I have a data frame containing a list of subjects below a certain accuracy threshold (i.e 50% incorrect): 1. I have another data frame containing all subjects (accurate and inaccurate) with all their data. Importantly, there are multiple rows per subject in this central data frame: 2.
I need to remove the inaccurate subjects from the central data-frame in 2. How do I do this in R? I have already tried subset:
filterdata<-subset(groupedmergedoutliers, subject==filtercorrectpercent$subject)

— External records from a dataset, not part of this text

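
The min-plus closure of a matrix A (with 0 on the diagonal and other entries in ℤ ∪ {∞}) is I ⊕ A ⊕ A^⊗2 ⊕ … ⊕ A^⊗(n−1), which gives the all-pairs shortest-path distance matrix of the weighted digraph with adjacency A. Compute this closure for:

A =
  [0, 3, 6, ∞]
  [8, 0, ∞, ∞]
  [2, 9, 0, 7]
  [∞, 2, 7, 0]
Closure =
  [0, 3, 6, 13]
  [8, 0, 14, 21]
  [2, 5, 0, 7]
  [9, 2, 7, 0]

This is the Floyd-Warshall all-pairs shortest-path computation. For each intermediate vertex k = 0, 1, …, 3, update dist[i][j] ← min(dist[i][j], dist[i][k] + dist[k][j]). The final matrix gives, for each (i, j), the minimum total weight of any directed path from i to j (possibly empty when i = j).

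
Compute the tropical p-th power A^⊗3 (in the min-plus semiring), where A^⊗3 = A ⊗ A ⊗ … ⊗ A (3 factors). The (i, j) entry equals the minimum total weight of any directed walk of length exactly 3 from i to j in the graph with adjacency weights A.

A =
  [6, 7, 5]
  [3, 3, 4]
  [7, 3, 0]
A^⊗3 =
  [11, 8, 5]
  [9, 7, 4]
  [6, 3, 0]

Each entry (A^⊗3)_ij equals the minimum over all length-3 walks i = v_0 → v_1 → … → v_3 = j of Σ_t A[v_t][v_{t+1}]. For example, for (i, j) = (0, 2) we minimise over 9 possible intermediate vertex sequences; the minimum is 5, attained along the walk 0 → 2 → 2 → 2.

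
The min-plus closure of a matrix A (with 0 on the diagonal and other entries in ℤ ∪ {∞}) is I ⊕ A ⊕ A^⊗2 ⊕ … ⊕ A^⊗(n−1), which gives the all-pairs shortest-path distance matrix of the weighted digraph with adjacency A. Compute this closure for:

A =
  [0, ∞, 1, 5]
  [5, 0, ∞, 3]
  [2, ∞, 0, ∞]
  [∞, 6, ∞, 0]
Closure =
  [0, 11, 1, 5]
  [5, 0, 6, 3]
  [2, 13, 0, 7]
  [11, 6, 12, 0]

This is the Floyd-Warshall all-pairs shortest-path computation. For each intermediate vertex k = 0, 1, …, 3, update dist[i][j] ← min(dist[i][j], dist[i][k] + dist[k][j]). The final matrix gives, for each (i, j), the minimum total weight of any directed path from i to j (possibly empty when i = j).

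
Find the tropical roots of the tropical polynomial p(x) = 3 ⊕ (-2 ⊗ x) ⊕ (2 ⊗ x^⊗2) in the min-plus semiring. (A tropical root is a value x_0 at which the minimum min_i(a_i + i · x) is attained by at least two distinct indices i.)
Roots: {-4, 5}

Each tropical root is a break point of the lower envelope of the lines y = a_i + i · x (there are 3 lines, with slopes 0, 1, ..., 2). Only the lines that attain the minimum somewhere contribute to roots; other lines are dominated. Here the surviving (envelope) indices are i = 2, i = 1, i = 0.
Intersections between consecutive envelope lines give the roots: for adjacent envelope indices i < j the intersection is x = (a_i − a_j) / (j − i). Reading off the sorted break points: {-4, 5}.
Verification: at each break x_0, at least two indices attain the minimum of min_i(a_i + i · x_0).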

'groupedmergedoutliers' is the central subject data frame ; 'filtercorrectpercent'is the inaccurate subjects data frame;
You are using ==
, which tests for pairwise equality (e.g., is the first row of df1$subject
equal to the first row of df2$subject
, are the second rows equal, etc.). Consider
c(1, 1, 2, 3) == c(1, 2, 3, 4)
# [1] TRUE FALSE FALSE FALSE
Instead, you want to be testing if each row of df1$subject
is in any row of df2$subject
. We can use %in%
for this:
c(1, 1, 2, 3) %in% c(1, 2, 3, 4)
# [1] TRUE TRUE TRUE TRUE
filterdata <- subset(
groupedmergedoutliers,
subject %in% filtercorrectpercent$subject
)